In 2016, Francesa supported Republican presidential candidate Donald Trump. He has expressed support for Trump's position on the national anthem at sporting events, tweeting that the "NFL has lost its way" by allowing players to kneel during the anthem. Francesa also brushed off reports that Trump's finances were in trouble, pointing out that he was still able to win the 2016 election.

Despite having voted for Trump, Francesa claimed in January 2020 that he would provide an "unbiased" moderate political perspective on his Radio.com show.

In March 2020, Francesa sharply criticized Trump's response to the COVID-19 pandemic.

===Health===
During the first week of June 2006, Francesa missed several days on the radio for what was termed as "personal reasons.” Soon after returning on June 8, 2006, he revealed that following medical tests he needed to change his diet because of his struggle with his weight.
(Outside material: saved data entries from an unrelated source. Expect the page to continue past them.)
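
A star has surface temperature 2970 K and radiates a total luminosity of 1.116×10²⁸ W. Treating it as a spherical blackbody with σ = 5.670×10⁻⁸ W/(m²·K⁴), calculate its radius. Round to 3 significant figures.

L = 4πR²σT⁴ ⇒ R = √(L/(4πσT⁴)).
σT⁴ = 4.41173×10⁶ W/m², so R = √(1.116×10²⁸/(4π×4.41173×10⁶)) = 1.42×10¹⁰ m.

R ≈ 1.42×10¹⁰ m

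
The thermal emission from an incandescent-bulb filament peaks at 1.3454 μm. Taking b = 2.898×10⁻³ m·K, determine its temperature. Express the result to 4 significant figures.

T ≈ 2154 K

Wien's law gives T = b/λ_max = (2.898×10⁻³ m·K)/(1.3454×10⁻⁶ m) = 2154 K.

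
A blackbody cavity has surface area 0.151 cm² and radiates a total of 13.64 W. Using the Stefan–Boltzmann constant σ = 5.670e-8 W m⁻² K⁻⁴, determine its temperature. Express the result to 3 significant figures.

Area A = 0.151 cm² = 1.51×10⁻⁵ m².
P = σAT⁴ ⇒ T = (P/(σA))^(1/4) = (13.64/(5.670×10⁻⁸×1.51×10⁻⁵))^(1/4) = 2.00×10³ K.

T ≈ 2.00×10³ K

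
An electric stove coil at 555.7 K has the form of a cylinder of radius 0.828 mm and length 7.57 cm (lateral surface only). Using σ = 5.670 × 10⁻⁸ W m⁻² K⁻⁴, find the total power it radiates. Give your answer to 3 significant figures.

Lateral area A = 2πrL = 2π×8.28×10⁻⁴×0.0757 = 3.93828×10⁻⁴ m².
P = σAT⁴ = 5.670×10⁻⁸ × 3.93828×10⁻⁴ × (555.7)⁴ = 2.13 W.

P ≈ 2.13 W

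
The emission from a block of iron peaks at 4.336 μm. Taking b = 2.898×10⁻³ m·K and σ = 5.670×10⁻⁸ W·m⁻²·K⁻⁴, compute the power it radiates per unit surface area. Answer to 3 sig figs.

I ≈ 1.13×10⁴ W/m²

Wien's law: T = b/λ_max = 2.898×10⁻³/4.336×10⁻⁶ = 668.358 K.
Then I = σT⁴ = 5.670×10⁻⁸×(668.358)⁴ = 1.13×10⁴ W/m².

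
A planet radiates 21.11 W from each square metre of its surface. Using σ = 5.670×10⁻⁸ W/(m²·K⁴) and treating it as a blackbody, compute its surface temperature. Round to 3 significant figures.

T ≈ 139 K

I = σT⁴, so T = (I/σ)^(1/4) = (21.11/(5.670×10⁻⁸))^(1/4) = 139 K.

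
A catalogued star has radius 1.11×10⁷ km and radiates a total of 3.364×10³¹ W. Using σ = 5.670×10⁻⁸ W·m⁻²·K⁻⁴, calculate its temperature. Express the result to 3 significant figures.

T ≈ 2.49×10⁴ K

Surface area A = 4πR² = 4π(1.11×10¹⁰ m)² = 1.54830×10²¹ m².
P = σAT⁴ ⇒ T = (P/(σA))^(1/4) = (3.364×10³¹/(5.670×10⁻⁸×1.54830×10²¹))^(1/4) = 2.49×10⁴ K.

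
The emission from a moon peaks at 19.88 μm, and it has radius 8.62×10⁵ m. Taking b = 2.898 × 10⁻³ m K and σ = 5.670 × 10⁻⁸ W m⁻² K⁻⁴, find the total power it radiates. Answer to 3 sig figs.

P ≈ 2.39×10¹⁴ W

Wien's law: T = b/λ_max = 2.898×10⁻³/1.988×10⁻⁵ = 145.775 K.
Surface area A = 4πR² = 4π(8.62×10⁵ m)² = 9.33737×10¹² m².
Then P = σAT⁴ = 5.670×10⁻⁸×9.33737×10¹²×(145.775)⁴ = 2.39×10¹⁴ W.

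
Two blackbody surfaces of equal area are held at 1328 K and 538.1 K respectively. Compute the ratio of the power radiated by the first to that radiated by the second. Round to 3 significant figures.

P₁/P₂ ≈ 37.1

With equal areas, P₁/P₂ = (T₁/T₂)⁴ = (1328/538.1)⁴ = 37.1.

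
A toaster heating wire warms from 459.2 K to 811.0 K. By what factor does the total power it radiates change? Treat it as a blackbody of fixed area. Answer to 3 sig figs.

P ∝ T⁴, so P₂/P₁ = (T₂/T₁)⁴ = (811.0/459.2)⁴ = (1.76611)⁴ = 9.73.

P₂/P₁ ≈ 9.73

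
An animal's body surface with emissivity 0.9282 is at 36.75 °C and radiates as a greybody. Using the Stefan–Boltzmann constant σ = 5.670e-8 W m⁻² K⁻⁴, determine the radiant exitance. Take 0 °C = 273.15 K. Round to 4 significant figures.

T = 36.75 °C + 273.15 = 309.90 K.
Stefan–Boltzmann: I = εσT⁴ = 0.9282 × 5.670×10⁻⁸ × (309.90)⁴ = 485.4 W/m².

I ≈ 485.4 W/m²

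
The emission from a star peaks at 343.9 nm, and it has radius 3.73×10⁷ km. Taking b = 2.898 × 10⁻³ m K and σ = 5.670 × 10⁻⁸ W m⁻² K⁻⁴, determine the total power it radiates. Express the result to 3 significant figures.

P ≈ 5.00×10³⁰ W

Wien's law: T = b/λ_max = 2.898×10⁻³/3.439×10⁻⁷ = 8426.87 K.
Surface area A = 4πR² = 4π(3.73×10¹⁰ m)² = 1.74835×10²² m².
Then P = σAT⁴ = 5.670×10⁻⁸×1.74835×10²²×(8426.87)⁴ = 5.00×10³⁰ W.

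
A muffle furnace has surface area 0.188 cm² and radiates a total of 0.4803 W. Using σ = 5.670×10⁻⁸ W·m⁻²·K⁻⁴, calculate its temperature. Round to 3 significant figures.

T ≈ 819 K

Area A = 0.188 cm² = 1.88×10⁻⁵ m².
P = σAT⁴ ⇒ T = (P/(σA))^(1/4) = (0.4803/(5.670×10⁻⁸×1.88×10⁻⁵))^(1/4) = 819 K.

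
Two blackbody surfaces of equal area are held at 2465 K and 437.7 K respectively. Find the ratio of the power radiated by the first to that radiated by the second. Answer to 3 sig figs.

With equal areas, P₁/P₂ = (T₁/T₂)⁴ = (2465/437.7)⁴ = 1.01×10³.

P₁/P₂ ≈ 1.01×10³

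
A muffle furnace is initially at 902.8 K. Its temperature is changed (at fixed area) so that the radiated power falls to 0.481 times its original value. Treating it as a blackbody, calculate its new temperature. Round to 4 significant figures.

P ∝ T⁴, so T₂/T₁ = (P₂/P₁)^(1/4) = (0.481)^(1/4) = 0.832791.
T₂ = 902.8 × 0.832791 = 751.8 K.

T₂ ≈ 751.8 K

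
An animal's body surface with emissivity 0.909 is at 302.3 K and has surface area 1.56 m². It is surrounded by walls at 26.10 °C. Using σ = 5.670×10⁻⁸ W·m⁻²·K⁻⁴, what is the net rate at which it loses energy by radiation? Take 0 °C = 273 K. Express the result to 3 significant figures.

Surroundings: T = 26.10 °C + 273 = 299.10 K.
Area A = 1.56 m².
Net radiated power P_net = εσA(T⁴ − T₀⁴) = 0.909×5.670×10⁻⁸×1.56×(302.3⁴ − 299.10⁴).
T⁴ − T₀⁴ = 8.35127×10⁹ − 8.00324×10⁹ = 3.48030×10⁸ K⁴, so P_net = 28.0 W.

Net loss ≈ 28.0 W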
He also admitted to having an angioplasty procedure. Francesa underwent emergency knee surgery on August 31, 2006, to repair a shattered kneecap suffered during a golf game the previous day.
On October 8, 2025, the Mike Francesa Podcast YouTube channel posted in a live chat room that Francesa had emergency gallbladder surgery that day.

===Horse racing===
Francesa owns horses through his JEH Racing Stable. In 2021, his two-year-old High Oak won the Grade II Saratoga Special Stakes. In 2022, in partnership with Lee Einsidler's LRE Racing, his horse Casa Creed won the Grade I Fourstardave Handicap at Saratoga. JEH Racing Stable is named for his children Jack, Emily and Harrison.

==Awards and criticism==
In 2012, Mike Francesa was ranked first among the 100 most important sports-talk radio hosts in the U.S. by Talkers Magazine. Francesa credited colleagues at WFAN for his success, with a special salute to Russo. He remained the top sports-talk radio host by Talkers in 2013 and 2014. Francesa won the 2000 Marconi Award for Major Market Personality of the Year and won again in 2012.

New York Post columnist Phil Mushnick and Francesa have waged a long-running public battle, which has continued into 2022. At the root of Mushnick's dislike of Francesa is his perception of the latter's egotism, condescension, "know-it-all" attitude, and pomposity. He once accused Francesa and Chris Russo of being recorded demanding loyalty oaths from Jews after the September 11 attacks. Francesa has described Mushnick as a "jealous old man". Mushnick's counterpart at the New York Daily News, Bob Raissman, sounded similar themes in 2017 - but noted that Francesa's polarizing approach was what got so many listeners to tune in.